23 Ocaktan itibaren Ruslar Karadeniz bölgesinde saldırılara başladılar. Bu saldırılar sonunda Osmanlı kuvvetleri geri çekilmek zorunda kalmıştır. Daha sonra Rus Ordusu donanmanın desteğini de alarak 24 Şubat günü Rize’yi işgal etmiştir.saldırıların devamında, Of Rusların eline geçmiştir. Daha sonra ise Sürmene işgal edilmiş ve Ruslar Trabzon kapılarına dayanmıştır. 1916 yılında Erzurum, Bitlis, Muş, Van, Hakkari de Ruslar tarafından işgal edilmiştir.
10 Mart 1916 tarihinde Edirne’den Diyarbakır’a kaydırılan 16. Kolordu’nun komutanı olarak atanan Mustafa Kemal 15 Mart 1916 tarihinde bu cephede göreve başlamıştır. İlk olarak Tercan geri alınmıştır.
3 Temmuz günü Rus ordusu genel bir taarruza geçmiştir. 25 Temmuz 1916 tarihinde Erzincan Rusların eline geçmiştir.
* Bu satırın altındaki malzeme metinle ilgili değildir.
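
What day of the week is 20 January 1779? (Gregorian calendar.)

Wednesday

Doomsday rule: the anchor day for the 1700s is Sunday. For year 79: 79÷12 = 6 r 7, and 7÷4 = 1, so 6+7+1 = 14.
Sunday + 14 ≡ Sunday — that's 1779's doomsday.
In January the doomsday date is Jan 3 (1779 is not a leap year).
Jan 20 is 17 days after Jan 3; 17 mod 7 = 3, so Sunday + 3 = Wednesday.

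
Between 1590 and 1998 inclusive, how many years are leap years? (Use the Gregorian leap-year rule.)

99

Multiples of 4 in [1590,1998]: 102.
Of those, multiples of 100: 4 (not leap unless ÷400).
Multiples of 400: 1.
Leap years = 102 − 4 + 1 = 99.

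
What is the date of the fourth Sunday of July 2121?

July 1, 2121 is a Tuesday.
The first Sunday is therefore July 6 (5 days later).
The fourth Sunday is 6 + 3×7 = July 27.

July 27, 2121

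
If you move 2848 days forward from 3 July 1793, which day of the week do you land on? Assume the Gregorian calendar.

First find the weekday of Jul 3, 1793. Doomsday rule: the anchor day for the 1700s is Sunday. For year 93: 93÷12 = 7 r 9, and 9÷4 = 2, so 7+9+2 = 18.
Sunday + 18 ≡ Thursday — that's 1793's doomsday.
In July the doomsday date is Jul 11.
Jul 3 is 8 days before Jul 11; 8 mod 7 = 1, so Thursday − 1 = Wednesday.
2848 mod 7 = 6, so 2848 days after a Wednesday is Wednesday + 6 = Tuesday.

Tuesday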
Muş ve Bitlis Ruslardan kurtarılmıştır.
Ekim-Aralık dönemi Osmalı Ordusunun bu cephede organizasyonel ve operasyonel değişiklikleri ile geçti. Ruslar bu dönemde sessiz kaldı. Eylül ayından başlayarak Rus Devrimine kadar Rus Deniz Kuvvetleri Karadeniz üzerinde hakimiyetlerini kuracaktır. 1916 kışı son derece sert geçmekteydi ve mücadele yapılması neredeyse imkansızdı.
Rusya’da 23 Şubatta Şubat Devrimi ile başlayan sorunlar Rus ordusundaki disiplini hissedilir derecede bozmuştur. Şubat Devrimi Rus askeri operasyonlarını tüm cephelerde durdurmuştur. Rusya’da 11 Kasım 1917 tarihinde Ekim Devrimi gerçekleştirilmiştir. Ekim Devrim’i sonrasında Rus birlikleri bölgeden ayrılırken silahlarını Ermeni ve Gürcüler’e dağıtarak Osmanlı ile mücadeleyi onlara bırakmışlardır.
3 Mart 1918 tarihinde imzalanmış olan Brest-Litovsk Antlaşması ile o dönemde Kars, Ardahan ve Batum Osmanlı İmparatorluğu’na verilmiştir. 28 Martta Gürcüler de bu antlaşmayı tanımak zorunda kalmıştır.